How do you decide whether or not you should put on a coat before you leave your house in the morning? I like to open the door and step outside, but my wife likes to open the newspaper and read the forecast. Both of us are reading a display of the weather, but mine is implicit and hers is explicit. Weather is nice that way. It never goes down, and a quick peek out the window is often enough to tell you what you need to know. Other kinds of data aren’t typically available as implicit, or ambient, displays.
A Dutch artist named Koert van Mensvoort has taken on the problem of displaying currency exchange rates between yen, euros, and dollars as the dancing waters of a fountain.
As Koert puts it, “In the morning paper, I can read the weather report as well as the stock quotes. But when I look out of my window I only get a weather update and no stock exchange info. Could someone please fix this bug in my environmental system?” See the DATAFOUNTAIN website for pretty pictures and splashy sounds.

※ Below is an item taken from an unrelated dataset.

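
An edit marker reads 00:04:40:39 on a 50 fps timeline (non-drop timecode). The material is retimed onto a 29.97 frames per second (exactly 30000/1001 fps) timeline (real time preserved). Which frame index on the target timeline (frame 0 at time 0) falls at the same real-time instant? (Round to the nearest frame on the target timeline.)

frame 8415

Source frame index: (0×3600 + 4×60 + 40) × 50 + 39 = 14039.
Real time: 14039 / (50) = 14039/50 s.
Target frame: (14039/50) × (30000/1001) = 8423400/1001 ≈ 8414.985 → 8415.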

In the future, ambient interfaces will be so common you’ll be able to end awkward conversations with the plausible excuse “Sorry, but I’ve got a call coming in on this daffodil.”
I can’t wait until we have plants that will let us implicitly figure out what that wacky Garfield is up to. That cat sure likes lasagna!
Yes, of course, I can see it now: ambient comic plants growing in your front yard. Not to mention the novelty lasagna noodles that develop hilarious Garfield cartoons as you boil them. Or Garfield cartoons, anyway.